Show that there exists a smooth map $F: M \to M$ that is homotopic to the identity and has no fixed points. Question (Problem 9-5 of Lee's Introduction to Smooth Manifolds): Suppose $M$ is a smooth, compact Manifold that admits a nowhere vanishing smooth vector field. Show that there exists a smooth map $F: M \to M$ that is homotopic to the identity and has no fixed points.
My try: Let $V$ be the non-vanishing smooth vector field. Since $M$ is compact, $V$ is complete. Hence there is a global flow $\theta: \mathbb{R} \times M \to M$ such that for all $t,s \in \mathbb{R}$ and $p \in M ,\theta (t,\theta(s,p))=\theta(t+s,p)$ and $\theta(0,p)=p.$
Since $p\in M$ is a regular point of $V$, there exists a neighbourhood $U_p$ in which $V$ has coordinate representation $\frac{\partial}{\partial s^1}$ . Choose a smaller neighbourhood $V_p$ such that $\theta(t,x)=x+(t,0,\ldots)$ for all $0 \le t \le t_p.$ Since $\{V_p\}_{p \in M}$ is a open cover for $M$ and $M$ is compact, there exists a smooth subcover say $\{V_{p_1},\ldots,V_{p_n}\}$. Let $T=\min \{t_{p_1},\ldots,t_{p_n}\}.$ Then $\theta_T: M \to M$ is a smooth map which has no fixed points and $H:M \times I \to M$ given by $H(x,t)=\theta(tT,x)$ is the required homotopy to identity.
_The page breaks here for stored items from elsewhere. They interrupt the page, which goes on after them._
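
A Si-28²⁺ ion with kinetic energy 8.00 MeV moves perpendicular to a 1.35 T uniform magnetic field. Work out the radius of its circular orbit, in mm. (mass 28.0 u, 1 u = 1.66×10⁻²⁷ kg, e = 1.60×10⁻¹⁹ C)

r ≈ 798 mm

Convert the energy: K = 8.00 MeV = 1.28×10^-12 J.
v = √(2K/m) = √(2·1.28×10^-12/4.65×10^-26) = 7.42×10^6 m/s.
r = mv/(qB) = (4.65×10^-26)(7.42×10^6) / [(2×1.60×10^-19)(1.35)] = 0.798 m.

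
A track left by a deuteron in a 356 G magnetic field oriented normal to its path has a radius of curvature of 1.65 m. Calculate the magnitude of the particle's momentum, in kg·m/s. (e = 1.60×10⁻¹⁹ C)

p ≈ 9.40×10^-21 kg·m/s

Since qvB = mv²/r, the momentum p = mv = qBr.
p = (1×1.60×10^-19)(0.0356)(1.65) = 9.40×10^-21 kg·m/s.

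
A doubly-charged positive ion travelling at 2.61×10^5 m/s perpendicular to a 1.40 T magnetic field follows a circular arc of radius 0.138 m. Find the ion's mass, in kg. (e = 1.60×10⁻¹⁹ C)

qvB = mv²/r ⇒ m = qBr/v.
m = (2×1.60×10^-19)(1.40)(0.138) / (2.61×10^5) = 2.37×10^-25 kg.

m ≈ 2.37×10^-25 kg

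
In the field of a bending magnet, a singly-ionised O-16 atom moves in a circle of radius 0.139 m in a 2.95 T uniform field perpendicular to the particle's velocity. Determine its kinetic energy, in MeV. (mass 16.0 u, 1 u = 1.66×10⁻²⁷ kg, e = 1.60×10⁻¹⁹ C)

v = qBr/m = (1×1.60×10^-19)(2.95)(0.139) / (2.66×10^-26) = 2.47×10^6 m/s.
K = ½mv² = 0.5·(2.66×10^-26)·(2.47×10^6)² = 8.10×10^-14 J = 0.506 MeV.

K ≈ 0.506 MeV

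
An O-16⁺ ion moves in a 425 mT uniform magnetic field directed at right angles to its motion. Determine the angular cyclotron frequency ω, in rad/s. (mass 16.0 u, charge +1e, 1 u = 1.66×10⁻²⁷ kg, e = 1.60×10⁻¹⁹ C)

ω = qB/m = (1×1.60×10^-19)(0.425) / (2.66×10^-26) = 2.56×10^6 rad/s.

ω ≈ 2.56×10^6 rad/s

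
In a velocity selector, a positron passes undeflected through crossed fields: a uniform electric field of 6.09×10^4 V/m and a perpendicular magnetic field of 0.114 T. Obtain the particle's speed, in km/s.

v ≈ 534 km/s

For zero net force, qE = qvB, so v = E/B.
v = (6.09×10^4) / (0.114) = 5.34×10^5 m/s.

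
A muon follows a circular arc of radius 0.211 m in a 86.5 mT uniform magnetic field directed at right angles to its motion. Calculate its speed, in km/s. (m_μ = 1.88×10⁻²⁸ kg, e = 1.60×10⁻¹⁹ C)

v ≈ 15500 km/s

From qvB = mv²/r, v = qBr/m.
v = (1×1.60×10^-19)(0.0865)(0.211) / (1.88×10^-28) = 1.55×10^7 m/s.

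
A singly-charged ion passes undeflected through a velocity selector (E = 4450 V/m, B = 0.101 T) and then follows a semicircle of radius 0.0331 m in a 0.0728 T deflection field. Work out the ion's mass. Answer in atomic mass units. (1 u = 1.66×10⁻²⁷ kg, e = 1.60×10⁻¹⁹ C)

m ≈ 5.27 u

v = E/B₁ = 4.41×10^4 m/s.
From r = mv/(qB₂), m = qB₂r/v = (1×1.60×10^-19)(0.0728)(0.0331) / (4.41×10^4) = 8.75×10^-27 kg.
In atomic mass units: m = 8.75×10^-27 / 1.66×10^-27 = 5.27 u.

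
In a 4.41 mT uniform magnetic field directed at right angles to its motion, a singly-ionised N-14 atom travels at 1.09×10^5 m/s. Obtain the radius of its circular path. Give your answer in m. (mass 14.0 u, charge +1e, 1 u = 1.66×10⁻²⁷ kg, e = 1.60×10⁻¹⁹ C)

The magnetic force provides the centripetal force: qvB = mv²/r, so r = mv/(qB).
r = (2.32×10^-26 kg)(1.09×10^5 m/s) / [(1×1.60×10^-19 C)(4.41×10^-3 T)] = 3.59 m.

r ≈ 3.59 m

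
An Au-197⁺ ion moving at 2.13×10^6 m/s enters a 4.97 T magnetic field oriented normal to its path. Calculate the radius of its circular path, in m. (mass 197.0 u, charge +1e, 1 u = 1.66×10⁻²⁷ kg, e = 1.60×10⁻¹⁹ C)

The magnetic force provides the centripetal force: qvB = mv²/r, so r = mv/(qB).
r = (3.27×10^-25 kg)(2.13×10^6 m/s) / [(1×1.60×10^-19 C)(4.97 T)] = 0.876 m.

r ≈ 0.876 m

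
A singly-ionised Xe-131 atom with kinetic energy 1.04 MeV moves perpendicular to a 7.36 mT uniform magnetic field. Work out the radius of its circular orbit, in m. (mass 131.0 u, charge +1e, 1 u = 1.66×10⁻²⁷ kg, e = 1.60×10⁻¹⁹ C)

Convert the energy: K = 1.04 MeV = 1.66×10^-13 J.
v = √(2K/m) = √(2·1.66×10^-13/2.17×10^-25) = 1.24×10^6 m/s.
r = mv/(qB) = (2.17×10^-25)(1.24×10^6) / [(1×1.60×10^-19)(7.36×10^-3)] = 228 m.

r ≈ 228 m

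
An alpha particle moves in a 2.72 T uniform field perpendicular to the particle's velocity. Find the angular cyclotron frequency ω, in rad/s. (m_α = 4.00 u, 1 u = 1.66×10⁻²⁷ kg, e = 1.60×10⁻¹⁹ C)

ω = qB/m = (2×1.60×10^-19)(2.72) / (6.64×10^-27) = 1.31×10^8 rad/s.

ω ≈ 1.31×10^8 rad/s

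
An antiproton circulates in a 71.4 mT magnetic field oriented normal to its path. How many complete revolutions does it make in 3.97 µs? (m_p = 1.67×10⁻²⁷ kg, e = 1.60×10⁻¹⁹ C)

N = 4

T = 2πm/(qB) = 2π(1.67×10^-27) / [(1×1.60×10^-19)(0.0714)] = 9.1850×10^-7 s.
N = t/T = 3.97×10^-6 / 9.1850×10^-7 ≈ 4.32, so 4 complete revolutions.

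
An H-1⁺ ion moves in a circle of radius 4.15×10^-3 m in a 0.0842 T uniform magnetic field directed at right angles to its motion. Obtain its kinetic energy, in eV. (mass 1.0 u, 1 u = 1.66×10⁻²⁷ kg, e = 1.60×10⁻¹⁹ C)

v = qBr/m = (1×1.60×10^-19)(0.0842)(4.15×10^-3) / (1.66×10^-27) = 3.37×10^4 m/s.
K = ½mv² = 0.5·(1.66×10^-27)·(3.37×10^4)² = 9.42×10^-19 J = 5.88 eV.

K ≈ 5.88 eV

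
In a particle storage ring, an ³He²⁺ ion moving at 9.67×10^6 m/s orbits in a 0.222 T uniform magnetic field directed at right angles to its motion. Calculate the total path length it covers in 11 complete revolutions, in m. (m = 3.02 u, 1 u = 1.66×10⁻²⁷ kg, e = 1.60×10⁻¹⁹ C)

L ≈ 47.2 m

r = mv/(qB) = 0.682 m, so one revolution covers 2πr = 4.29 m.
In 11 revolutions: L = 11·2πr = 47.2 m.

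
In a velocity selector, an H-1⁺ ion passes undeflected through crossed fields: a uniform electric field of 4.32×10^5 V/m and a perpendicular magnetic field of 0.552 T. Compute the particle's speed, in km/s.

v ≈ 783 km/s

For zero net force, qE = qvB, so v = E/B.
v = (4.32×10^5) / (0.552) = 7.83×10^5 m/s.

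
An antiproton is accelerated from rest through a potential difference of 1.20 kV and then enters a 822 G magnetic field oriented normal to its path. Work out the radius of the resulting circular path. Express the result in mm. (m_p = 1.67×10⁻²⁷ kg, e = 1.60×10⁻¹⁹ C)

r ≈ 60.9 mm

The kinetic energy gained is K = qV = (1×1.60×10^-19)(1200) = 1.92×10^-16 J.
v = √(2K/m) = 4.80×10^5 m/s.
r = mv/(qB) = (1.67×10^-27)(4.80×10^5) / [(1×1.60×10^-19)(0.0822)] = 0.0609 m.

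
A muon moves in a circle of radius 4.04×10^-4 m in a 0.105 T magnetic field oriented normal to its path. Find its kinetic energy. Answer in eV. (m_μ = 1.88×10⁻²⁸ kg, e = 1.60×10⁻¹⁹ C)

K ≈ 0.766 eV

v = qBr/m = (1×1.60×10^-19)(0.105)(4.04×10^-4) / (1.88×10^-28) = 3.61×10^4 m/s.
K = ½mv² = 0.5·(1.88×10^-28)·(3.61×10^4)² = 1.23×10^-19 J = 0.766 eV.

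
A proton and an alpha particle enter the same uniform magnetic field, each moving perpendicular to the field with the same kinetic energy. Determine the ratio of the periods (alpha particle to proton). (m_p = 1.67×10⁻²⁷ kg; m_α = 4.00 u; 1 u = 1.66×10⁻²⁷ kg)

T = 2πm/(qB) is independent of speed, so T₂/T₁ = (m₂/q₂)/(m₁/q₁).
T_{alpha particle}/T_{proton} = (6.64×10^-27/2e) / (1.67×10^-27/1e) = 1.99.

ratio ≈ 1.99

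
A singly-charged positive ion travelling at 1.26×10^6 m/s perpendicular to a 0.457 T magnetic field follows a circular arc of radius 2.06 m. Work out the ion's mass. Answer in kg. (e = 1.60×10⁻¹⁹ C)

qvB = mv²/r ⇒ m = qBr/v.
m = (1×1.60×10^-19)(0.457)(2.06) / (1.26×10^6) = 1.20×10^-25 kg.

m ≈ 1.20×10^-25 kg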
I have a little issue here. I am uncertain as how can I choose the neighborhoods $V_p$ the way I did. Intuitively it seems to be true though.
Thanks for the help!
 A: Your argument is good. Here's how I'd pick appropriate $V_p$ and $t_p$:
Fix coordinates $(x,y^1,y^2,\ldots)$ on $U_p$ such that $\partial/\partial x = V$. Since $U_p$ is a neighbourhood of $p$, it contains some coordinate ball $B_r(p)$.  Since flow solutions are unique, $\theta(t,x,y) = (x+t,y)$ is true whenever $(x,y)$ and $(x+t,y)$ are both in the coordinate chart domain; and by the triangle inequality we know $(x+t,y) \in B_r(p)$ whenever $|t|<r/2$ and $(x,y)\in B_{r/2}(p).$ Thus we can take $V_p = B_{r/2}(p)$ and $t_p = r/2$.
A: I think your intuition is right, but I think there are easier ways: W.l.o.g. we may assume that $F: M\to M$, $F(m) = \theta(1,m)$ satisfies $F(m)\neq m $ (why?). 
Then $F$ is bijective (since it has an inverse given by $G(m) = \theta(-1,m)$). Is $F$ smooth? Of course, it is just the restriction of $\theta$ to $\{1\}\times M$. Moreover $\theta|_{I\times M}$ will serve as a homotopy between the identity and $F$.
Sorry, this is maybe more suitable as a comment since I don't answer your question, but I don't have enough reputations to comment.